T'was the Day After Classes Began

And all through the house
Only this creature was stirring
Trying not to grouse

The radio alarm was playing
The sky still shown darkly
The day's events seemed dismaying
Still trying not to be snarky

OK, so classes last night were pretty good. Not as scary as I thought they would be. Yoga was all peace and love. We didn't start doing any movements. T'ai Chi Chih (pronounced: Tie Chee Cha) was filled with movement and harder than I expected. My right knee took a beating, but I think it may help in the long run. At least I'm hoping it will.

I didn't post because I was just too tired and grouchy last night. It was a good night to have a late dinner, watch some "Perry Mason", turn off the TV, and get a good night's rest.

I'm grouchy because I've gone and done it again; I've let someone pressure me into doing something that I told them that I absolutely could not and would not do. I'm so mad at myself that I really don't know what to do except try to find some sort of bullshit silver lining to it all. I let the repairman talk me into starting work today, so now I don't know what's going to happen as far as seeing the grandgirls. I tried to explain the situation that I'm in, but he just dug in his heels and said that the landlord wanted the work done as soon as possible. I should've asked the landlord when I talked to her last night, but I was sidetracked because she told me that if I wanted some of the work done that I'd have to pay for it myself. My damn emotions and acquiescence. I hate this part of me. Time to change that, too.

So today the workers come to start tearing apart the bathroom. On the upside, we will have a new tile job; so the "ugliest tile job in the world" will be history. There's one silver lining.

Another silver lining is that the repairman really seems to need work, so my acquiescence will allow him a bit of cash flow. We'll call this a Mitzvah on my part.

So, I'm up way too early after tossing and turning all night because I'm a spineless wimp. Think I'll rest for another hour; and then, I'll hit the day running. Creativity and flexibility will be the mainstays of today. A good dose of accepting the consequences of my lily-livered existence will be on the menu, too. Guess we might as well throw in a good dose of over-coming obstacles while we're at it. Shit.

So that's it for today. Here's hoping that I get to spend a good amount of time with GL and the grandgirls. Here's hoping that I keep my cool and ask all the right questions.
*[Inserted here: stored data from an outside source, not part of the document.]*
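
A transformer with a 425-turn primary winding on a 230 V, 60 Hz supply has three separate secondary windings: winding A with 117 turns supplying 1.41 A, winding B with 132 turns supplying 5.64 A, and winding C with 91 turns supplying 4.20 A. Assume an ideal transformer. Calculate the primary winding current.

I_p ≈ 3.04 A

V_A = 230 × 117/425 = 63.318 V; V_B = 230 × 132/425 = 71.435 V; V_C = 230 × 91/425 = 49.247 V.
P_out = V_A I_A + V_B I_B + V_C I_C = 63.318×1.41 + 71.435×5.64 + 49.247×4.20 = 89.278 + 402.90 + 206.84 = 699.01 W.
Ideal ⇒ P_in = P_out, so I_p = P_out/V_p = 699.01/230 = 3.04 A.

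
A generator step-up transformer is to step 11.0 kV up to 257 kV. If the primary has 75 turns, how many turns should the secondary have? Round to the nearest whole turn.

N_s/N_p = V_s/V_p, so N_s = 75 × 257000/11000 = 1752.3 ≈ 1752 turns.

N_s = 1752 turns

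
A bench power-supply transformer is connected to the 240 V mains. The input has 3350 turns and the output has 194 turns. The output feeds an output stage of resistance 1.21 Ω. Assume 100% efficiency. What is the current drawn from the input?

I_in ≈ 0.665 A

V_out = V_in × N_out/N_in = 240 × 194/3350 = 13.899 V.
I_out = V_out/R = 13.899/1.21 = 11.486 A.
For an ideal transformer I_in N_in = I_out N_out, so I_in = 11.486 × 194/3350 = 0.665 A.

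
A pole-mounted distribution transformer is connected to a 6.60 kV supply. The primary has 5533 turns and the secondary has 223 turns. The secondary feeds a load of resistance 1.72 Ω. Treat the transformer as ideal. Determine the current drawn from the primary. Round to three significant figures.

I_p ≈ 6.23 A

V_s = V_p × N_s/N_p = 6600 × 223/5533 = 266.00 V.
I_s = V_s/R = 266.00/1.72 = 154.65 A.
For an ideal transformer I_p N_p = I_s N_s, so I_p = 154.65 × 223/5533 = 6.23 A.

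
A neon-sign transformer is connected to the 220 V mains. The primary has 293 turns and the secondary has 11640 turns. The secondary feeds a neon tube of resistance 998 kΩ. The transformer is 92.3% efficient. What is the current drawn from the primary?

V_s = 220 × 11640/293 = 8739.9 V.
I_s = V_s/R = 8739.9/998000 = 0.0087574 A.
P_out = V_s I_s = 8739.9 × 0.0087574 = 76.539 W.
P_in = P_out/η = 76.539/0.923 = 82.925 W.
I_p = P_in/V_p = 82.925/220 = 0.377 A.

I_p ≈ 0.377 A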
I may also try my hand at negotiating a couple of ceiling fan installations using all the guilt tactics that I can muster because by allowing the repairman to start today my family is being put out, and he knew from the get-go that Thursdays were out of the question, yet he went for it; and I let him. Should be a rather interesting day.

sigh

Happy to report that the day has turned out to be pretty darn awesome. Awesome, my word for the day. I really need to learn to be more positive right off the bat. What was all my bitching about?